Она говорила тихим, прерывающимся голосом и была так трогательно-беспомощна, что показалась Тюнагону истинным подобием Оои-кими, и он не преминул попенять себе за поспешность, с которой отдал младшую сестру другому. Но, увы, теперь тщетно было и помышлять… И Тюнагон не стал напоминать ей о той давней ночи. Можно было вообразить, что он вообще забыл о ней – так сдержанно, с такой милой простотой беседовал он с Нака-но кими.

Растущая возле дома красная слива яркостью лепестков и чудесным ароматом пробуждала в душе томительные воспоминания. Соловей, словно не в силах расстаться с цветами, пел и пел не смолкая. Право, «такая ль весна…»? (440). Мысли устремлялись к прошлому, и речи были печальны. Внезапный порыв ветра принес аромат сливовых цветов, и он соединился с тончайшим благоуханием, исходившим от платья гостя… Даже цветы померанца не могли бы столь живо напомнить о прошлом (103).

«Сестра так любила эту сливу, – подумала Нака-но кими. – Когда ей становилось скучно или тоскливо, она всегда смотрела на нее, и ей делалось легче». И, не имея сил справиться с волнением, Нака-но кими сказала:

– Больше никто

Любоваться не будет цветами

В этой горной глуши.

Лишь аромат лепестков

Вдруг напомнит о прошлом.

Ее слабый голосок звучал еле слышно, готовый оборваться.

– Благоуханна по-прежнему

Слива, которой однажды

Рукав мой коснулся.

Но, увы, не в моем саду

Врастут ее корни в землю (441),—

тихо ответил Тюнагон. Слезы потоком струились по его щекам.

– Надеюсь, что мы и впредь сможем иногда беседовать с вами, – только и сказал он на прощание и, призвав к себе дам, отдал им последние распоряжения. В доме должен был остаться тот самый бородатый сторож и несколько слуг. Управители расположенных поблизости владений Тюнагона получили указание следить за тем, чтобы они ни в чем не испытывали нужды.

Госпожа Бэн наотрез отказалась переезжать в столицу.

– Я не ожидала, что моя жизнь окажется такой долгой, – заявила она. – Не могу сказать, чтобы меня это радовало. К тому же многие сочтут мое присутствие недобрым предзнаменованием. Вряд ли стоит напоминать людям, что я еще жива.

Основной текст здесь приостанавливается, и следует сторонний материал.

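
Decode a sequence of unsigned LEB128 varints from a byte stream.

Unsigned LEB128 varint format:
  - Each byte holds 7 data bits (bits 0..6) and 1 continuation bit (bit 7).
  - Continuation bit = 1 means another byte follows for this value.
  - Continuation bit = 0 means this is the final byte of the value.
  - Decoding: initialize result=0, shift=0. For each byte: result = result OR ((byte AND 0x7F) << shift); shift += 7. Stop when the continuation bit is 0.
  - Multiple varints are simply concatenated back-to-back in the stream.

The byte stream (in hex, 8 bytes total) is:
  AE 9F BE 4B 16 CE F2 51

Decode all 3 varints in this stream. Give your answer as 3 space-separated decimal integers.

  byte[0]=0xAE cont=1 payload=0x2E=46: acc |= 46<<0 -> acc=46 shift=7
  byte[1]=0x9F cont=1 payload=0x1F=31: acc |= 31<<7 -> acc=4014 shift=14
  byte[2]=0xBE cont=1 payload=0x3E=62: acc |= 62<<14 -> acc=1019822 shift=21
  byte[3]=0x4B cont=0 payload=0x4B=75: acc |= 75<<21 -> acc=158306222 shift=28 [end]
Varint 1: bytes[0:4] = AE 9F BE 4B -> value 158306222 (4 byte(s))
  byte[4]=0x16 cont=0 payload=0x16=22: acc |= 22<<0 -> acc=22 shift=7 [end]
Varint 2: bytes[4:5] = 16 -> value 22 (1 byte(s))
  byte[5]=0xCE cont=1 payload=0x4E=78: acc |= 78<<0 -> acc=78 shift=7
  byte[6]=0xF2 cont=1 payload=0x72=114: acc |= 114<<7 -> acc=14670 shift=14
  byte[7]=0x51 cont=0 payload=0x51=81: acc |= 81<<14 -> acc=1341774 shift=21 [end]
Varint 3: bytes[5:8] = CE F2 51 -> value 1341774 (3 byte(s))

Answer: 158306222 22 1341774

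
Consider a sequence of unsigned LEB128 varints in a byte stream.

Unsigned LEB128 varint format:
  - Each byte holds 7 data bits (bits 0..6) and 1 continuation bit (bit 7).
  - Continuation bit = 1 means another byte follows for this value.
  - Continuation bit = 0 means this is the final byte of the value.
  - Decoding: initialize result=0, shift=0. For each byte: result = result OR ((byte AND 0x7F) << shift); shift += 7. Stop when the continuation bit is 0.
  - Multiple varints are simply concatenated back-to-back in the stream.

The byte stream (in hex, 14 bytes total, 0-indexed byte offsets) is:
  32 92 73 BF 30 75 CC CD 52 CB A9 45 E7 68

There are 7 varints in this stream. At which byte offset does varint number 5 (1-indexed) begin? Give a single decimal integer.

  byte[0]=0x32 cont=0 payload=0x32=50: acc |= 50<<0 -> acc=50 shift=7 [end]
Varint 1: bytes[0:1] = 32 -> value 50 (1 byte(s))
  byte[1]=0x92 cont=1 payload=0x12=18: acc |= 18<<0 -> acc=18 shift=7
  byte[2]=0x73 cont=0 payload=0x73=115: acc |= 115<<7 -> acc=14738 shift=14 [end]
Varint 2: bytes[1:3] = 92 73 -> value 14738 (2 byte(s))
  byte[3]=0xBF cont=1 payload=0x3F=63: acc |= 63<<0 -> acc=63 shift=7
  byte[4]=0x30 cont=0 payload=0x30=48: acc |= 48<<7 -> acc=6207 shift=14 [end]
Varint 3: bytes[3:5] = BF 30 -> value 6207 (2 byte(s))
  byte[5]=0x75 cont=0 payload=0x75=117: acc |= 117<<0 -> acc=117 shift=7 [end]
Varint 4: bytes[5:6] = 75 -> value 117 (1 byte(s))
  byte[6]=0xCC cont=1 payload=0x4C=76: acc |= 76<<0 -> acc=76 shift=7
  byte[7]=0xCD cont=1 payload=0x4D=77: acc |= 77<<7 -> acc=9932 shift=14
  byte[8]=0x52 cont=0 payload=0x52=82: acc |= 82<<14 -> acc=1353420 shift=21 [end]
Varint 5: bytes[6:9] = CC CD 52 -> value 1353420 (3 byte(s))
  byte[9]=0xCB cont=1 payload=0x4B=75: acc |= 75<<0 -> acc=75 shift=7
  byte[10]=0xA9 cont=1 payload=0x29=41: acc |= 41<<7 -> acc=5323 shift=14
  byte[11]=0x45 cont=0 payload=0x45=69: acc |= 69<<14 -> acc=1135819 shift=21 [end]
Varint 6: bytes[9:12] = CB A9 45 -> value 1135819 (3 byte(s))
  byte[12]=0xE7 cont=1 payload=0x67=103: acc |= 103<<0 -> acc=103 shift=7
  byte[13]=0x68 cont=0 payload=0x68=104: acc |= 104<<7 -> acc=13415 shift=14 [end]
Varint 7: bytes[12:14] = E7 68 -> value 13415 (2 byte(s))

Answer: 6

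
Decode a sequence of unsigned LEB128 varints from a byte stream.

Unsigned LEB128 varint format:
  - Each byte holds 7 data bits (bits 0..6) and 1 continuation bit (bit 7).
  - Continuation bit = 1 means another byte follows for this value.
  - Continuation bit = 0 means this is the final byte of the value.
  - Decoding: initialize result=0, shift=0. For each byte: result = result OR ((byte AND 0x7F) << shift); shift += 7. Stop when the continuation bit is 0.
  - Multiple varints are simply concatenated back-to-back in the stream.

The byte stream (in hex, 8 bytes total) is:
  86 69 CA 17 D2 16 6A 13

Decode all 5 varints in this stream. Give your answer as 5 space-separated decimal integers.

  byte[0]=0x86 cont=1 payload=0x06=6: acc |= 6<<0 -> acc=6 shift=7
  byte[1]=0x69 cont=0 payload=0x69=105: acc |= 105<<7 -> acc=13446 shift=14 [end]
Varint 1: bytes[0:2] = 86 69 -> value 13446 (2 byte(s))
  byte[2]=0xCA cont=1 payload=0x4A=74: acc |= 74<<0 -> acc=74 shift=7
  byte[3]=0x17 cont=0 payload=0x17=23: acc |= 23<<7 -> acc=3018 shift=14 [end]
Varint 2: bytes[2:4] = CA 17 -> value 3018 (2 byte(s))
  byte[4]=0xD2 cont=1 payload=0x52=82: acc |= 82<<0 -> acc=82 shift=7
  byte[5]=0x16 cont=0 payload=0x16=22: acc |= 22<<7 -> acc=2898 shift=14 [end]
Varint 3: bytes[4:6] = D2 16 -> value 2898 (2 byte(s))
  byte[6]=0x6A cont=0 payload=0x6A=106: acc |= 106<<0 -> acc=106 shift=7 [end]
Varint 4: bytes[6:7] = 6A -> value 106 (1 byte(s))
  byte[7]=0x13 cont=0 payload=0x13=19: acc |= 19<<0 -> acc=19 shift=7 [end]
Varint 5: bytes[7:8] = 13 -> value 19 (1 byte(s))

Answer: 13446 3018 2898 106 19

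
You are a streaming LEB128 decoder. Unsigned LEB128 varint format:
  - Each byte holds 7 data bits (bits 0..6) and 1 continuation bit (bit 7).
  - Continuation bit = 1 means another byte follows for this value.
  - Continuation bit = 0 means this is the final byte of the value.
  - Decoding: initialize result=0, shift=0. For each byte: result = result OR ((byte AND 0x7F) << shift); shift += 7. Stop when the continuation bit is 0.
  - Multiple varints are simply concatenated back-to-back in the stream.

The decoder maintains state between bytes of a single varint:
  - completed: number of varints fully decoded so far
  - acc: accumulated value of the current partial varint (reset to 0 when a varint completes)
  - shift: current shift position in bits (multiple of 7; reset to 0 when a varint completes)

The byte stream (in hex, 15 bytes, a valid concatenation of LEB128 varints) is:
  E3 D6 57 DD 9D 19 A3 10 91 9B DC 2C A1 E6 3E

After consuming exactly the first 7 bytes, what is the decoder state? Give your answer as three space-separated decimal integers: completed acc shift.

Answer: 2 35 7

Derivation:
byte[0]=0xE3 cont=1 payload=0x63: acc |= 99<<0 -> completed=0 acc=99 shift=7
byte[1]=0xD6 cont=1 payload=0x56: acc |= 86<<7 -> completed=0 acc=11107 shift=14
byte[2]=0x57 cont=0 payload=0x57: varint #1 complete (value=1436515); reset -> completed=1 acc=0 shift=0
byte[3]=0xDD cont=1 payload=0x5D: acc |= 93<<0 -> completed=1 acc=93 shift=7
byte[4]=0x9D cont=1 payload=0x1D: acc |= 29<<7 -> completed=1 acc=3805 shift=14
byte[5]=0x19 cont=0 payload=0x19: varint #2 complete (value=413405); reset -> completed=2 acc=0 shift=0
byte[6]=0xA3 cont=1 payload=0x23: acc |= 35<<0 -> completed=2 acc=35 shift=7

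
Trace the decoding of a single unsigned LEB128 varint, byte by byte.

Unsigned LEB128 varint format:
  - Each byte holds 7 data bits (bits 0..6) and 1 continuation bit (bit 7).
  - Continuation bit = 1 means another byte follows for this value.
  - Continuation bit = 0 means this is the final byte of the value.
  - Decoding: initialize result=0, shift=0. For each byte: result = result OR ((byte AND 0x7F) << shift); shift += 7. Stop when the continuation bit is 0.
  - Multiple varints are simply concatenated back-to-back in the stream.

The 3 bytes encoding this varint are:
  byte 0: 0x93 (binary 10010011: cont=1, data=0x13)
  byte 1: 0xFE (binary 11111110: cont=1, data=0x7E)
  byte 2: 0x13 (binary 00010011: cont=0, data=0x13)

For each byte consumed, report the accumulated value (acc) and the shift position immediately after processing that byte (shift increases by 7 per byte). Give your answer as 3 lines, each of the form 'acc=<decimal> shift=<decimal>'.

byte 0=0x93: payload=0x13=19, contrib = 19<<0 = 19; acc -> 19, shift -> 7
byte 1=0xFE: payload=0x7E=126, contrib = 126<<7 = 16128; acc -> 16147, shift -> 14
byte 2=0x13: payload=0x13=19, contrib = 19<<14 = 311296; acc -> 327443, shift -> 21

Answer: acc=19 shift=7
acc=16147 shift=14
acc=327443 shift=21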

Тюнагон упорствовал в своем желании встретиться с ней, и она принуждена была согласиться. Не так давно эта особа переменила обличье, и он был растроган, увидев ее. Как обычно, они говорили о прошлом.

– Я буду иногда приезжать сюда, – сказал Тюнагон. – Меня очень огорчало, что здесь не останется никого из близких мне людей, поэтому, признаюсь, ваше решение не столько печалит меня, сколько радует.

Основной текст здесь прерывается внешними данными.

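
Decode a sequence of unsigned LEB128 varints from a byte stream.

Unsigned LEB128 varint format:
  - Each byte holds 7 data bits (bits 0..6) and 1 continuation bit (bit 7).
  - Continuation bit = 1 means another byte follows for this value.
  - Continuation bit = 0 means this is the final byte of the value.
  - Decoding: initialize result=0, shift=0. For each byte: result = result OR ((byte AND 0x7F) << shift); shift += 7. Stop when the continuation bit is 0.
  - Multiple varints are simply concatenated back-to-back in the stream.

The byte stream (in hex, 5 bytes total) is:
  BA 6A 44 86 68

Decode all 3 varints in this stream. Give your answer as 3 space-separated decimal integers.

Answer: 13626 68 13318

Derivation:
  byte[0]=0xBA cont=1 payload=0x3A=58: acc |= 58<<0 -> acc=58 shift=7
  byte[1]=0x6A cont=0 payload=0x6A=106: acc |= 106<<7 -> acc=13626 shift=14 [end]
Varint 1: bytes[0:2] = BA 6A -> value 13626 (2 byte(s))
  byte[2]=0x44 cont=0 payload=0x44=68: acc |= 68<<0 -> acc=68 shift=7 [end]
Varint 2: bytes[2:3] = 44 -> value 68 (1 byte(s))
  byte[3]=0x86 cont=1 payload=0x06=6: acc |= 6<<0 -> acc=6 shift=7
  byte[4]=0x68 cont=0 payload=0x68=104: acc |= 104<<7 -> acc=13318 shift=14 [end]
Varint 3: bytes[3:5] = 86 68 -> value 13318 (2 byte(s))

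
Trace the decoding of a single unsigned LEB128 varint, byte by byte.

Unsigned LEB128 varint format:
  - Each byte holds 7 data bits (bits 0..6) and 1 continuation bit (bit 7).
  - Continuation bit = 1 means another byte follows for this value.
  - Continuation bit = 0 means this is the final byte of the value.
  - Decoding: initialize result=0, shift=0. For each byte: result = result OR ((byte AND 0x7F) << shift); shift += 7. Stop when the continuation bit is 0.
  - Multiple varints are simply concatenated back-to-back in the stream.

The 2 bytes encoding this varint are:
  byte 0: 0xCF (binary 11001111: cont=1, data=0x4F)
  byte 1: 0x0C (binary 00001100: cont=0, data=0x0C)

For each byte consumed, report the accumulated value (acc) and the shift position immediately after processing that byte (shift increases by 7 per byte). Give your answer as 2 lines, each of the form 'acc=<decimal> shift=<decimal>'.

Answer: acc=79 shift=7
acc=1615 shift=14

Derivation:
byte 0=0xCF: payload=0x4F=79, contrib = 79<<0 = 79; acc -> 79, shift -> 7
byte 1=0x0C: payload=0x0C=12, contrib = 12<<7 = 1536; acc -> 1615, shift -> 14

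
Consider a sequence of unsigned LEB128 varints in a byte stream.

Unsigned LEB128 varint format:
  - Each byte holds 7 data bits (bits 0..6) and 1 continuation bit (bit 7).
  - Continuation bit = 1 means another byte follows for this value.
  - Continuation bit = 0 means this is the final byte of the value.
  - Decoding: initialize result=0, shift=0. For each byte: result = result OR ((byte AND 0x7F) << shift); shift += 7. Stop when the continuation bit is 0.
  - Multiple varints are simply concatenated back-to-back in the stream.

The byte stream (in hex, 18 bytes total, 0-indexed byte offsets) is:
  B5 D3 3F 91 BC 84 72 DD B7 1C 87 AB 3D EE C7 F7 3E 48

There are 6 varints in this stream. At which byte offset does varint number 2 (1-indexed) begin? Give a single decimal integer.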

Тут голос изменил ему, и он заплакал.

– Увы, чем ненавистнее жизнь, тем труднее расстаться с ней, – жаловалась Бэн. – О, для чего госпожа оставила меня в этом мире? Я хорошо понимаю, каким бременем отягощаю душу, и все же не могу не сетовать «на весь этот унылый мир…» (319).

Разумеется, Тюнагон употребил все усилия, чтобы ее утешить, как ни бессмысленны были порой ее жалобы…

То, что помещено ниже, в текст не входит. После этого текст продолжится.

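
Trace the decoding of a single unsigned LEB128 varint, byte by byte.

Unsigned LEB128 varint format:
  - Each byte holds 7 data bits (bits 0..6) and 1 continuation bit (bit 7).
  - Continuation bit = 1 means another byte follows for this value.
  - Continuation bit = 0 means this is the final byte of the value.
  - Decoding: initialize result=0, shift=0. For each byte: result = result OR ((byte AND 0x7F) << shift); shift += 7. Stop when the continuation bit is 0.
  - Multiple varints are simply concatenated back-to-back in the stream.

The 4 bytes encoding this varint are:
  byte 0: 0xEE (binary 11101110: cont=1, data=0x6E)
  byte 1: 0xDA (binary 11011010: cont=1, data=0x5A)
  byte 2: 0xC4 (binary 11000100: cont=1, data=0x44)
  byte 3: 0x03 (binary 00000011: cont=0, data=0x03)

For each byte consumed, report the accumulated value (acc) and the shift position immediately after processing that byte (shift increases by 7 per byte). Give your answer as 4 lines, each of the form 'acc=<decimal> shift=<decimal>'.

byte 0=0xEE: payload=0x6E=110, contrib = 110<<0 = 110; acc -> 110, shift -> 7
byte 1=0xDA: payload=0x5A=90, contrib = 90<<7 = 11520; acc -> 11630, shift -> 14
byte 2=0xC4: payload=0x44=68, contrib = 68<<14 = 1114112; acc -> 1125742, shift -> 21
byte 3=0x03: payload=0x03=3, contrib = 3<<21 = 6291456; acc -> 7417198, shift -> 28

Answer: acc=110 shift=7
acc=11630 shift=14
acc=1125742 shift=21
acc=7417198 shift=28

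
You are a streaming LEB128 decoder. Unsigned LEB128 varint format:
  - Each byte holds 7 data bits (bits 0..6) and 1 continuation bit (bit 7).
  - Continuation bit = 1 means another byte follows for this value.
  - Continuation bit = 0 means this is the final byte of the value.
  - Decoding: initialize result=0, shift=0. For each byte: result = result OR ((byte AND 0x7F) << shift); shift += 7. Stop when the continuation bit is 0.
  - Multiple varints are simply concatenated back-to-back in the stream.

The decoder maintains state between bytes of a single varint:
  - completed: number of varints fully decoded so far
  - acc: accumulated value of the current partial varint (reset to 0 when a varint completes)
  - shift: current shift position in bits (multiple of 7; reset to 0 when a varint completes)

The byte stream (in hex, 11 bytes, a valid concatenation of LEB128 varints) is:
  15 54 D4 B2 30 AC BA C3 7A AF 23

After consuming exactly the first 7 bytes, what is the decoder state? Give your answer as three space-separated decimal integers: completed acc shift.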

За последние годы госпожа Бэн сильно состарилась, но, после того как были подстрижены ее некогда прекрасные волосы, лицо ее очень изменилось и даже немного помолодело.

Сердце Тюнагона снова сжалось от тоски по ушедшей. «Зачем не позволил я ей надеть монашеское платье? – спрашивал он себя. – Может быть, это продлило бы ее жизнь?»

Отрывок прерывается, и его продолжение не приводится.